Court Opinion

ID: 9873688
Source: CourtListenerOpinion
Date Created: 2023-09-26 21:43:01.65803+00
Date Added: 2024-06-11T07:46:39.702349
License: Public Domain

BERZON,
Circuit Judge, concurring:
I join Judge Clifton’s opinion. I write separately to note that although our conclusion regarding the collateral order doctrine is correct under our precedents, see Wiggins v. Alameda County, 717 F.2d 466, 467-68 (9th Cir. 1983) and United States v. Baker, 603 F.2d 759, 761-62 (9th Cir. 1979), the Supreme Court has significantly limited the applicability of the collateral order doctrine in recent years. For example, the Court has held that an order of sanctions under Federal Rule of Civil Procedure 37(a) is not immediately appealable. See Cunningham v. Hamilton Cty., 527 U.S. 198, 210, 119 S.Ct. 1915, 144 L.Ed.2d 184 (1999). The Court has also so held with respect to a disclosure order adverse to the attorney-client privilege. See Mohawk Indus., Inc. v. Carpenter, 558 U.S. 100, 112-13, 130 S.Ct. 599, 175 L.Ed.2d 458 (2009).

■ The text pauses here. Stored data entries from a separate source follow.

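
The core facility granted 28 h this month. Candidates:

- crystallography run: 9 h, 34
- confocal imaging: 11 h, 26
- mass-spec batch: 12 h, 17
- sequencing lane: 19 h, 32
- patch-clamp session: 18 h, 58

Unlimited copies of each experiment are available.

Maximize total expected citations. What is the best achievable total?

3×crystallography run uses 27 of the 28 h and totals 102.

102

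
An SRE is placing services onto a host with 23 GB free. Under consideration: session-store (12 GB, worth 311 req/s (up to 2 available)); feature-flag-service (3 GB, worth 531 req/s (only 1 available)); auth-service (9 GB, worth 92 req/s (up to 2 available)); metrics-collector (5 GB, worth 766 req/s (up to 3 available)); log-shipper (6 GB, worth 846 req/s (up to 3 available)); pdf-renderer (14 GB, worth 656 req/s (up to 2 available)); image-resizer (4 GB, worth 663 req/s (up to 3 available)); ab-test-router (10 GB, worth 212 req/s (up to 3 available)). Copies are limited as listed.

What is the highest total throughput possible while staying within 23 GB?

Filling by ratio: feature-flag-service + metrics-collector + 3×image-resizer for 3286, with 3 GB left unused.
The 7 GB tied up in feature-flag-service and image-resizer is better spent on 2×metrics-collector — total rises to 3624 (23 GB).
No other feasible combination exceeds 3624.

3624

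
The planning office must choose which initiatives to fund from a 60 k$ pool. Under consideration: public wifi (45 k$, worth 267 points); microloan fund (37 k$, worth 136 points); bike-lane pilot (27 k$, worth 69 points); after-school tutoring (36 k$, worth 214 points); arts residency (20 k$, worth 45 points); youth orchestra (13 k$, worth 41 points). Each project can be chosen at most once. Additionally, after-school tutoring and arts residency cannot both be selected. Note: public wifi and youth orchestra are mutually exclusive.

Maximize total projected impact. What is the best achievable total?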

I am not sanguine that the collateral order doctrine still permits interlocutory review of a district court’s award of discovery costs, given the direction the Supreme Court has taken. But there is no direct conflict between any Supreme Court case and our precedents, Wiggins and Baker, such that those cases are “clearly irreconcilable” with Supreme Court law. A three-judge panel would therefore not be justified in departing from those precedents. See Miller v. Gammie, 335 F.3d 889, 900 (9th Cir. 2003).
*910With these observations, I concur in the opinion in full.